Ce
qu'il faut comprendre, c'est que pour faire un bon costume historique, le mieux
c'est encore de se baser sur des enluminures contemporaines à la mode que l'on
souhaite reproduire, en un mot, si l'on veut se faire une robe 1440, il vaut
mieux comparer plusieurs miniatures (images des manuscrits) de 1440. "Mais
où en trouve-t'on Mamzelle Gigi?" me direz-vous. Tout simplement : on va
sur le site de la BnF Mandragore.fr, et après avoir sélectionné le
"Département des manuscrits occidentaux" et "Les images
numérisées", on inscrit "15" dans "Date par siècle" et
on valide. Sur la page suivant, il faut aller dans "notice", et
défiler les manuscrits jusqu'à ceux dont les dates vous intéressent. Une fois
qu'on a trouvé le bon, il faut cliquer sur "Images" et on a plus qu'à
choisir. Il y a naturellement d'autres moyens de trouver des miniatures, tout
n'est pas sur Mandragore, mais c'est sommes toutes un moyen assez simple et
efficace de trouver ce que l'on cherche lorsqu'on n'est pas trop exigeant.
Comme
un fait exprès, ça n'est pas aussi simple qu'il n'y parait. Toutes les
enluminures médiévales ne sont pas preuves de vérité. C'est là que
l'iconographe que je suis vous aide à discerner l'imaginaire du réel. Il faut
savoir que les peintres médiévaux n'ont aucune notion de l'anachronisme. Il y a
quelques jours encore, l'une des petites mains croyait pouvoir se faire une
robe à col carré pour une manifestation 1440 car elle l'avait repéré sur une
miniature du baptême de Charles VII de Martial d'Auvergne.
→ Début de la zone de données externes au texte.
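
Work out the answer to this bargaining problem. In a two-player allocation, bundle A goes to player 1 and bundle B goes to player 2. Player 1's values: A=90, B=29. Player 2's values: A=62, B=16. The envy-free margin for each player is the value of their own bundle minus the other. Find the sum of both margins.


Step 1: Player 1's margin = v1(A) - v1(B) = 90 - 29 = 61
Step 2: Player 2's margin = v2(B) - v2(A) = 16 - 62 = -46
Step 3: Total margin = 61 + -46 = 15

15


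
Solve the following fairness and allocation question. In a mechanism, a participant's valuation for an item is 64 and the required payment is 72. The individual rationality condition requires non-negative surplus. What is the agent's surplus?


Step 1: Surplus = value - payment = 64 - 72 = -8
Step 2: IR is violated (surplus < 0)

-8


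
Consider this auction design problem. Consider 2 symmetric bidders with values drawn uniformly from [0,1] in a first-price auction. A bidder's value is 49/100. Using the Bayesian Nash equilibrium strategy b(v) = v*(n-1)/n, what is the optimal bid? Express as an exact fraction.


Step 1: The symmetric BNE bidding function is b(v) = v * (n-1) / n
Step 2: Substitute v = 49/100 and n = 2
Step 3: b = 49/100 * 1/2
Step 4: b = 49/200

49/200


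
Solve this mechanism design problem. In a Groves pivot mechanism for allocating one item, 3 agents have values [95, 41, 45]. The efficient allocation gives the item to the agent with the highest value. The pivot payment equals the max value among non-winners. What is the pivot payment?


Step 1: The efficient winner is agent 0 with value 95
Step 2: Other agents' values: [41, 45]
Step 3: Pivot payment = max(others) = 45
Step 4: The winner pays 45

45


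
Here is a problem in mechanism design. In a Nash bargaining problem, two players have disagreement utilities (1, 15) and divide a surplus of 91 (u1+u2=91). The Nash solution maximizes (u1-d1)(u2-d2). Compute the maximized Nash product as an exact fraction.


Step 1: The Nash solution splits surplus symmetrically above the disagreement point
Step 2: u1 = (total + d1 - d2)/2 = (91 + 1 - 15)/2 = 77/2
Step 3: u2 = (total - d1 + d2)/2 = (91 - 1 + 15)/2 = 105/2
Step 4: Nash product = (77/2 - 1) * (105/2 - 15)
Step 5: = 75/2 * 75/2 = 5625/4

5625/4


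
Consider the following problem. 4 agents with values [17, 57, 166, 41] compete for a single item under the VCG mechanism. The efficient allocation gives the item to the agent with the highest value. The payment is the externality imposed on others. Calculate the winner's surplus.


Step 1: The winner is the agent with the highest value: agent 2 with value 166
Step 2: Values of other agents: [17, 57, 41]
Step 3: VCG payment = max of others' values = 57
Step 4: Surplus = 166 - 57 = 109

109


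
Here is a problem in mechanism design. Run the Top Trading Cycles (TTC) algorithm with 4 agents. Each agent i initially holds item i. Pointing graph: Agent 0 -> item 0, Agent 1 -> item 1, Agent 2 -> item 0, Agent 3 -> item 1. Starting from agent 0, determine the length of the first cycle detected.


Step 1: Trace the pointer graph from agent 0: 0 -> 0
Step 2: A cycle is detected when we revisit agent 0
Step 3: The cycle is: 0 -> 0
Step 4: Cycle length = 1

1


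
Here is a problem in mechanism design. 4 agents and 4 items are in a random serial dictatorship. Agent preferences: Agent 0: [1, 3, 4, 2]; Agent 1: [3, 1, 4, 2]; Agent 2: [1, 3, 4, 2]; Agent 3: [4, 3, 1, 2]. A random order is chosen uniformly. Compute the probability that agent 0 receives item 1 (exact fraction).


Step 1: Agent 0 wants item 1
Step 2: There are 24 possible orderings of agents
Step 3: In 12 orderings, agent 0 gets item 1
Step 4: Probability = 12/24 = 1/2

1/2


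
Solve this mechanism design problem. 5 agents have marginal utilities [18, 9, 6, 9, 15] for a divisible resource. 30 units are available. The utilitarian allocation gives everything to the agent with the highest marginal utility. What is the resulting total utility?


Step 1: The marginal utilities are [18, 9, 6, 9, 15]
Step 2: The highest marginal utility is 18
Step 3: All 30 units go to that agent
Step 4: Total utility = 18 * 30 = 540

540


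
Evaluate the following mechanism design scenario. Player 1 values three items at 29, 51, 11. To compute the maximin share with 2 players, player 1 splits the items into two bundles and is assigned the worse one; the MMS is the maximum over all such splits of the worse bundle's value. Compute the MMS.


Step 1: Item values = 29, 51, 11
Step 2: Enumerate all 2-bundle partitions and take the smaller bundle:
  Partition 1: {29} vs {51,11} -> bundles 29, 62; min = 29
  Partition 2: {51} vs {29,11} -> bundles 51, 40; min = 40
  Partition 3: {11} vs {29,51} -> bundles 11, 80; min = 11
Step 3: MMS = max(29, 40, 11) = 40

40


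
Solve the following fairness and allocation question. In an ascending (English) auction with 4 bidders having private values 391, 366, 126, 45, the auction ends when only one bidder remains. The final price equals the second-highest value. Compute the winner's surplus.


Step 1: Identify the highest value: 391
Step 2: Identify the second-highest value: 366
Step 3: The final price = second-highest value = 366
Step 4: Surplus = 391 - 366 = 25

25


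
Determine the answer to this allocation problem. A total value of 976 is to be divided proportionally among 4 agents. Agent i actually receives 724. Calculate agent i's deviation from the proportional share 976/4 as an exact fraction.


Step 1: Proportional share = 976/4 = 244
Step 2: Agent's actual allocation = 724
Step 3: Excess = 724 - 244 = 480

480


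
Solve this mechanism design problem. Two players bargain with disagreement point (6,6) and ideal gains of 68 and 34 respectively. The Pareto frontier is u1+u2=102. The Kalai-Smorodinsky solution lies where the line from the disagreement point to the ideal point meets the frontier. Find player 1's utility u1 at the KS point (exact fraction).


Step 1: At the KS point, (u1-d1)/r1 = (u2-d2)/r2 = t and u1+u2 = 102
Step 2: u1 = d1 + r1*t and u2 = d2 + r2*t, so (d1 + r1*t) + (d2 + r2*t) = 102
Step 3: t = (102 - 6 - 6)/(68 + 34) = 90/102 = 15/17
Step 4: u1 = d1 + r1*t = 6 + 68 * 15/17 = 66
Step 5: (Check: u2 = d2 + r2*t = 36; u1+u2 = 66 + 36 = 102, on the frontier.)

66


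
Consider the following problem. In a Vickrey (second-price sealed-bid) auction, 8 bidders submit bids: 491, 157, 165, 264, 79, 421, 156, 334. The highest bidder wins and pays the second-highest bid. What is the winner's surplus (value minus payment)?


Step 1: Sort bids in descending order: 491, 421, 334, 264, 165, 157, 156, 79
Step 2: The winning bid is the highest: 491
Step 3: The payment equals the second-highest bid: 421
Step 4: Surplus = winner's bid - payment = 491 - 421 = 70

70


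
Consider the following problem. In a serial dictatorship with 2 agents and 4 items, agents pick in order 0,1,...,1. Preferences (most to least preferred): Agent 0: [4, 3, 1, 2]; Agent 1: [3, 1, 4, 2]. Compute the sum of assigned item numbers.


Step 1: Agent 0 picks item 4
Step 2: Agent 1 picks item 3
Step 3: Sum = 4 + 3 = 7

7


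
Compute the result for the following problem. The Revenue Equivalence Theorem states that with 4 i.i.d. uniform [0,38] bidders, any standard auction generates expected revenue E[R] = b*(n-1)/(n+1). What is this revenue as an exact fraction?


Step 1: By Revenue Equivalence, expected revenue = b*(n-1)/(n+1)
Step 2: Substituting n = 4, b = 38
Step 3: Revenue = 38*(4-1)/(4+1) = 38*3/5
Step 4: Revenue = 114/5

114/5


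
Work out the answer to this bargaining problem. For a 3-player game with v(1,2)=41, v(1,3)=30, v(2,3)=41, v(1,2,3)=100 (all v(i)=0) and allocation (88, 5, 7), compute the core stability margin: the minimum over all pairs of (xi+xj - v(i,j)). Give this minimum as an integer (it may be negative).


Step 1: Slack for coalition (1,2): x1+x2 - v12 = 93 - 41 = 52
Step 2: Slack for coalition (1,3): x1+x3 - v13 = 95 - 30 = 65
Step 3: Slack for coalition (2,3): x2+x3 - v23 = 12 - 41 = -29
Step 4: Minimum slack = min(52, 65, -29) = -29, attained by (2,3); coalition (2,3) can block (slack < 0), so the allocation is not in the core

-29


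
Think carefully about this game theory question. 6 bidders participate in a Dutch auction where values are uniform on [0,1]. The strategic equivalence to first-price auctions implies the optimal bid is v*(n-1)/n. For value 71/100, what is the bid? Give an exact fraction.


Step 1: Dutch auctions are strategically equivalent to first-price auctions
Step 2: The equilibrium bid is b(v) = v*(n-1)/n
Step 3: b = 71/100 * 5/6
Step 4: b = 71/120

71/120


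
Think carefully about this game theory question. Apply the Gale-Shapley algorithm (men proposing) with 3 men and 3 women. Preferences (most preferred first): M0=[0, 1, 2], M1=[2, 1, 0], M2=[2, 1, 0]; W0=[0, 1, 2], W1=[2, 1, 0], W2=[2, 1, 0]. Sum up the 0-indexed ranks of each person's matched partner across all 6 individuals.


Step 1: Run Gale-Shapley (men propose, women hold best offer):
  M0 proposes to W0; she accepts
  M1 proposes to W2; she accepts
  M2 proposes to W2; she switches from M1
  M1 proposes to W1; she accepts
Step 2: Final matching: W0-M0, W1-M1, W2-M2
Step 3: 0-indexed ranks (man's rank of his match, then woman's): 0 + 0 + 1 + 1 + 0 + 0
Step 4: Total rank sum = 2

2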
Vigiles de la Mort de Charles VII, BnF Fr. 5054, vers 1485, fol. 3 (détail) |
La
costumière historique éclairée sait très bien que les cols carrés apparaissent
vers 1480 selon les zones, en gros sous le règne de Charles VIII, petit fils de
Charles VII. Problème donc. Alors pourquoi cette confusion si commune, soit dit
en passant? À cause des miniatures des Chroniques. Les peintres peignent la
mode qu'ils connaissent, même s'ils représentent des scènes qui se sont passées
200 ou 300 ans plus tôt. Un peu comme si Picasso peignait la Renaissance avec
les vêtements de son temps. Quand vous vous retrouvez confrontées à ce genre de
cas, il faut toujours prendre en compte la date du manuscrit.
Petit
exemple :
Ce
que vous voyez ici est une miniature de Robinet Testard, enlumineur de la Cour
d'Orléans puis de la famille royale de 1470 à 1520 et dont l'atelier se trouve
à Cognac. Il s'agit de la "Répudiation d'Aliénor d'Aquitaine" détail
extrait des Grandes Chroniques de France, visible sur Mandragore.fr. Pour info,
Aliénor d'Aquitaine, c'est 1122-1204.
Voilà
ce qu'il nous reste comme iconographie contemporaine d'Aliénor d'Aquitaine:
Rien
à voir avec la miniature précedente. Le Tombeau d'Aliénor est certainement plus
proche de la réalité que ce que Testard nous peint.
Moralité
: il faut toujours faire plus attention à la date du manuscrit plutôt qu'au
titre de la miniature. Pour le fun, voilà ce que donne l'iconographie d'Aliénor
au XXè siècle, et qu'il ne faut pas prendre pour argent comptant :
Certes
plus glamour que la précédente, on ne peut pourtant pas faire moins historique.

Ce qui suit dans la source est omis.